WASHINGTON: The US Federal Reserve confirmed Wednesday that it is ending a lending programme set up to help banks in the aftermath of the rapid collapse of Silicon Valley Bank (SVB).
Regulators set up the programme after a bank run on the midsized Californian lender in early March last year over interest rate concerns quickly spiraled into one of the most acute banking crises in years.
SVB’s collapse swiftly caused the collapse of a number of regional banks and the merger under pressure of Swiss banking giant Credit Suisse with regional rival UBS.
The Bank Term Funding Program (BTFP) was set up for a period of one year to help banks repay creditors during periods of high demand for cash. It lent out more than US$129 billion in 2023, according to the Fed.
On Wednesday, the US central bank confirmed in a statement that the lending facility “will cease making new loans as scheduled on March 11.”
“The programme will continue to make loans until that time and is available as an additional source of liquidity for eligible institutions,” it added.
After the worst of the banking crisis had subsided last year, US regulators unveiled plans for new banking rules to mitigate against future failures.
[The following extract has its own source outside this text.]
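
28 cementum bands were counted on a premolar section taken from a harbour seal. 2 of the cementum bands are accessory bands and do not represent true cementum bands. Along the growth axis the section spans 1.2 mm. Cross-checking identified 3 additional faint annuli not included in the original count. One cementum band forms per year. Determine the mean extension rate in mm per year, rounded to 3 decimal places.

True cementum band count = 28 − 2 + 3 = 29.
Extension rate ≈ 1.2 / 29 = 0.041 mm per year.

0.041 mm per year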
The Fed said Wednesday that the interest rate on any new loans made before the programme ends on March 11 “will be no lower than the interest rate on reserve balances in effect on the day the loan is made.”
“This rate adjustment ensures that the BTFP continues to support the goals of the programme in the current interest rate environment,” it added.
The US central bank also confirmed that banks would still be able to access lending through its regular discount window “to meet liquidity needs” once the programme ends.